Троцкий. Книга 1 (Волкогонов) - страница 125

Тема эта особая. Большевики, которые имели четверть мест в Учредительном собрании, вместе с эсерами, собравшими около половины голосов, могли создать влиятельнейший альянс, но в начале 1918 года триумфаторы делиться властью уже не желали. Кстати, и правые эсеры не стремились к партнерству с большевиками. Историческая ответственность их также велика. Троцкий был одним из тех большевистских руководителей, которые решительно и бесповоротно ратовали за однопартийное руководство. Ленин объяснял преимущество эсеров на выборах в Учредительное собрание так: "…составляя списки 17 октября и на выборах в Учредительное собрание 12-го ноября, крестьянство не могло еще знать правды о земле и о мире, не могло отличить своих друзей от врагов, от волков, одетых в овечьи шкуры"[92]. Обращаясь к тем дням, не покидает ощущение, что в январе 1918 года был упущен важнейший шанс социалистического плюрализма. Справедливости ради еще раз скажу, что этот шанс не хотели использовать и эсеры. Они претендовали на гегемонию и не желали долго довольствоваться союзом с большевиками, в котором им отводилась роль младшего союзника.

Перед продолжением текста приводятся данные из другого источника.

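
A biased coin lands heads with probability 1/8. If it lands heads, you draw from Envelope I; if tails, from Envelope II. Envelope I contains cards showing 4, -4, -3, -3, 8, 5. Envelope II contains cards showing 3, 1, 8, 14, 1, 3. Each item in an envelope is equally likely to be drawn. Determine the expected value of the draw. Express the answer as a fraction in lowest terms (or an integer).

217/48

E[X | Envelope I] = (4 − 4 − 3 − 3 + 8 + 5)/6 = 7/6
E[X | Envelope II] = (3 + 1 + 8 + 14 + 1 + 3)/6 = 5
E[X] = (1/8)·7/6 + (7/8)·5 = 217/48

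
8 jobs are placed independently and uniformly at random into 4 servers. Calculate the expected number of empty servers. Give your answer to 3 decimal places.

Let Xⱼ=1 if server j is empty. P(Xⱼ=1) = ((4-1)/4)^8 = 6561/65536.
By linearity, E[#empty] = 4·6561/65536 = 6561/16384.
≈ 0.400

0.400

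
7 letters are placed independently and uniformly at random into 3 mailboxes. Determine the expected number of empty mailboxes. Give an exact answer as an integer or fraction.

128/729

Let Xⱼ=1 if mailbox j is empty. P(Xⱼ=1) = ((3-1)/3)^7 = 128/2187.
By linearity, E[#empty] = 3·128/2187 = 128/729.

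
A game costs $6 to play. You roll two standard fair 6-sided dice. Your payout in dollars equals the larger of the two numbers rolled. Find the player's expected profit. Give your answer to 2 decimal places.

-$1.53

Distribution of the larger of the two numbers rolled: 1 w.p. 1/36, 2 w.p. 1/12, 3 w.p. 5/36, 4 w.p. 7/36, 5 w.p. 1/4, 6 w.p. 11/36
E[payout] = (1/36)·1 + (1/12)·2 + (5/36)·3 + (7/36)·4 + (1/4)·5 + (11/36)·6 = 161/36
Expected profit = 161/36 − 6 = -55/36 ≈ -$1.53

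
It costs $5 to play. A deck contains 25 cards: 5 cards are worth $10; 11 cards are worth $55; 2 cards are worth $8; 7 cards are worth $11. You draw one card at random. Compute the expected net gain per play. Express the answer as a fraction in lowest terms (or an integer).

E[payout] = (5/25)·10 + (11/25)·55 + (2/25)·8 + (7/25)·11 = 748/25
Expected profit = 748/25 − 5 = 623/25

623/25 dollars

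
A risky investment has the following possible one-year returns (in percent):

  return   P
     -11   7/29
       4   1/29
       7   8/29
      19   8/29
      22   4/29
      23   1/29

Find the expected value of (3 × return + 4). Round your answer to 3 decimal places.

E[3x+4] = (7/29)·(-29) + (1/29)·16 + (8/29)·25 + (8/29)·61 + (4/29)·70 + (1/29)·73
     = 854/29 ≈ 29.448

29.448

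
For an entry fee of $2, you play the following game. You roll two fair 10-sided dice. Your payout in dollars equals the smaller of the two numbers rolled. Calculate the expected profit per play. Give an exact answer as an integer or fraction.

37/20 dollars

Distribution of the smaller of the two numbers rolled: 1 w.p. 19/100, 2 w.p. 17/100, 3 w.p. 3/20, 4 w.p. 13/100, 5 w.p. 11/100, 6 w.p. 9/100, …
E[payout] = (19/100)·1 + (17/100)·2 + (3/20)·3 + (13/100)·4 + (11/100)·5 + (9/100)·6 + (7/100)·7 + (1/20)·8 + (3/100)·9 + (1/100)·10 = 77/20
Expected profit = 77/20 − 2 = 37/20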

Вообще, анализируя деятельность Троцкого с октября 1917 года, с некоторым удивлением отмечаешь, что многочисленные разногласия с Лениным, которые Председатель Петроградского Совета тогда не скрывал, как-то сразу быстро исчезли. Причем в результате не компромисса, а однозначного согласия Троцкого с Лениным фактически по большинству кардинальных вопросов революции. Более того, с памятной ночи переворота между ними установились, как можно судить, не просто товарищеские, а дружеские отношения. Троцкий стал "лучшим большевиком".

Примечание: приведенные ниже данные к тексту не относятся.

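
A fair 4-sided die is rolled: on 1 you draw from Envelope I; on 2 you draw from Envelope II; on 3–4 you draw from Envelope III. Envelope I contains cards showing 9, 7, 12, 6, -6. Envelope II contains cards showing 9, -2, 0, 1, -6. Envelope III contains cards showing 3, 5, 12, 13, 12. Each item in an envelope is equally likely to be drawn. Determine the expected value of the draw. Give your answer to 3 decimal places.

E[X | Envelope I] = (9 + 7 + 12 + 6 − 6)/5 = 28/5
E[X | Envelope II] = (9 − 2 + 0 + 1 − 6)/5 = 2/5
E[X | Envelope III] = (3 + 5 + 12 + 13 + 12)/5 = 9
E[X] = (1/4)·28/5 + (1/4)·2/5 + (1/2)·9 = 6 ≈ 6.000

6.000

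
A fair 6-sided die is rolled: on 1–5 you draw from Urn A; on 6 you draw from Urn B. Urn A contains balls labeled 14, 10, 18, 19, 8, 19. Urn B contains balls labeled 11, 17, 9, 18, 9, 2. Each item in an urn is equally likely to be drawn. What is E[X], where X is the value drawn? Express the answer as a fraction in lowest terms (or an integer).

253/18

E[X | Urn A] = (14 + 10 + 18 + 19 + 8 + 19)/6 = 44/3
E[X | Urn B] = (11 + 17 + 9 + 18 + 9 + 2)/6 = 11
E[X] = (5/6)·44/3 + (1/6)·11 = 253/18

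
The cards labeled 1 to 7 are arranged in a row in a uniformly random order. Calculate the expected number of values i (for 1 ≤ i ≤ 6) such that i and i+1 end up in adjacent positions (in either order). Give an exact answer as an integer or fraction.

12/7

For each i ∈ {1,…,6}, let Xᵢ = 1 if i and i+1 are adjacent. P(Xᵢ=1) = 2·(7−1)!/7! = 2/7.
By linearity, E[ΣXᵢ] = (6)·(2/7) = 12/7.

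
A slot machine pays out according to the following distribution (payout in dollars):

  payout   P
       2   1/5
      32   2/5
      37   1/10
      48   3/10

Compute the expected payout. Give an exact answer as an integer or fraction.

E[X] = (1/5)·2 + (2/5)·32 + (1/10)·37 + (3/10)·48
     = 313/10

313/10 dollars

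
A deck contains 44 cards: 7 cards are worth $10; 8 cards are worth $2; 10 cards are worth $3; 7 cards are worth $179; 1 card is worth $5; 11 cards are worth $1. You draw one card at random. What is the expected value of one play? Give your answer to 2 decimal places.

E[payout] = (7/44)·10 + (8/44)·2 + (10/44)·3 + (7/44)·179 + (1/44)·5 + (11/44)·1 = 1385/44
≈ $31.48

$31.48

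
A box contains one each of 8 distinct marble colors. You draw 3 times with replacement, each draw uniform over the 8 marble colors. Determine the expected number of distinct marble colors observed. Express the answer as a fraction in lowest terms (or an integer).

Let Xⱼ=1 if type j appears at least once. P(Xⱼ=1) = 1 − ((8−1)/8)^3 = 169/512.
E[#distinct] = 8·169/512 = 169/64.

169/64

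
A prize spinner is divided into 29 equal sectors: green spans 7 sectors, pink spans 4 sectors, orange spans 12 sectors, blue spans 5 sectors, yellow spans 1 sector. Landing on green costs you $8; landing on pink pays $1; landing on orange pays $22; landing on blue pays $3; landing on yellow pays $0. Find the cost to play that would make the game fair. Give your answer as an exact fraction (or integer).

227/29 dollars

E[payout] = (7/29)·(-8) + (4/29)·1 + (12/29)·22 + (5/29)·3 + (1/29)·0 = 227/29
Fair fee = E[payout] = 227/29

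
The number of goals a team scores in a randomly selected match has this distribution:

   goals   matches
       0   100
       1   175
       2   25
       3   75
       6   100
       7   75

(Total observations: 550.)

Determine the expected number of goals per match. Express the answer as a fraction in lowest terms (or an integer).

Total = 550, so P(goals=0) = 100/550, etc.
E[X] = (2/11)·0 + (7/22)·1 + (1/22)·2 + (3/22)·3 + (2/11)·6 + (3/22)·7
     = 63/22

63/22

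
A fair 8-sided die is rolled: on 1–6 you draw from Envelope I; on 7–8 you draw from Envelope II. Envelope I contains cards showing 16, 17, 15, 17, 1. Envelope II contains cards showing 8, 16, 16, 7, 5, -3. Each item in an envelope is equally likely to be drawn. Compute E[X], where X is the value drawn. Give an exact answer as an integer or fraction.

1433/120

E[X | Envelope I] = (16 + 17 + 15 + 17 + 1)/5 = 66/5
E[X | Envelope II] = (8 + 16 + 16 + 7 + 5 − 3)/6 = 49/6
E[X] = (3/4)·66/5 + (1/4)·49/6 = 1433/120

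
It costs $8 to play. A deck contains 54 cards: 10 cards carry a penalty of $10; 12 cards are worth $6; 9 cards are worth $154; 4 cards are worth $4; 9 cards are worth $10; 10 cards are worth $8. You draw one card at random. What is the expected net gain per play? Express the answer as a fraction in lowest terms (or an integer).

E[payout] = (10/54)·(-10) + (12/54)·6 + (9/54)·154 + (4/54)·4 + (9/54)·10 + (10/54)·8 = 772/27
Expected profit = 772/27 − 8 = 556/27

556/27 dollars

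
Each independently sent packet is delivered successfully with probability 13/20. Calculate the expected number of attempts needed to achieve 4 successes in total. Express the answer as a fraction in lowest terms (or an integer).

80/13

By linearity (sum of 4 independent geometric waits), E[trials] = 4/p = 4/(13/20) = 80/13.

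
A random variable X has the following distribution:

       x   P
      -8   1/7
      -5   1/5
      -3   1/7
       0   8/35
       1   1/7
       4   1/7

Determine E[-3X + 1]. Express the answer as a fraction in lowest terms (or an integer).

E[-3x+1] = (1/7)·25 + (1/5)·16 + (1/7)·10 + (8/35)·1 + (1/7)·(-2) + (1/7)·(-11)
     = 46/7

46/7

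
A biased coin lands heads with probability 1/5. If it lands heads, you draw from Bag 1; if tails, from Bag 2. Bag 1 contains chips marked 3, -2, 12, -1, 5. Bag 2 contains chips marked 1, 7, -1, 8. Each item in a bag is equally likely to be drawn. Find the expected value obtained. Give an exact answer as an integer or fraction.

92/25

E[X | Bag 1] = (3 − 2 + 12 − 1 + 5)/5 = 17/5
E[X | Bag 2] = (1 + 7 − 1 + 8)/4 = 15/4
E[X] = (1/5)·17/5 + (4/5)·15/4 = 92/25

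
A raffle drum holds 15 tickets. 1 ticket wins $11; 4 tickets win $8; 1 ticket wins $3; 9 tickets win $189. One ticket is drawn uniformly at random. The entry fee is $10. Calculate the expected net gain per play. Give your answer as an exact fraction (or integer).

1597/15 dollars

E[payout] = (1/15)·11 + (4/15)·8 + (1/15)·3 + (9/15)·189 = 1747/15
Expected profit = 1747/15 − 10 = 1597/15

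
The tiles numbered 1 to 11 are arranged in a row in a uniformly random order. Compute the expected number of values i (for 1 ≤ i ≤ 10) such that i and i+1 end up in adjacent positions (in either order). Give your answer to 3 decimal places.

For each i ∈ {1,…,10}, let Xᵢ = 1 if i and i+1 are adjacent. P(Xᵢ=1) = 2·(11−1)!/11! = 2/11.
By linearity, E[ΣXᵢ] = (10)·(2/11) = 20/11.
≈ 1.818

1.818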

Уже в своем роковом изгнании он вспоминал, что 25 октября, вечером, в ожидании открытия II съезда Советов он отдыхал вместе с Лениным в пустой комнате по соседству с залом заседаний. Кто-то заботливо принес одеяло, две подушки… "Мы лежали рядом, тело и душа отходили, как слишком натянутая пружина… Мы вполголоса беседовали… В его голосе были ноты редкой задушевности. Он расспрашивал меня про выставленные везде смешанные пикеты из красноармейцев, матросов и солдат. "Какая это великолепная картина: рабочий с ружьем рядом с солдатом у костра!" — повторял он с глубоким чувством. "Свели, наконец, солдата с рабочим!" Затем он внезапно спохватывался: "А Зимний? Ведь до сих пор не взят? Не вышло бы чего?" Я привстал, чтобы справиться по телефону о ходе операции, но он меня удерживал. "Лежите, я сейчас кому-нибудь поручу"[93]. Но лежать долго не пришлось: начался съезд Советов.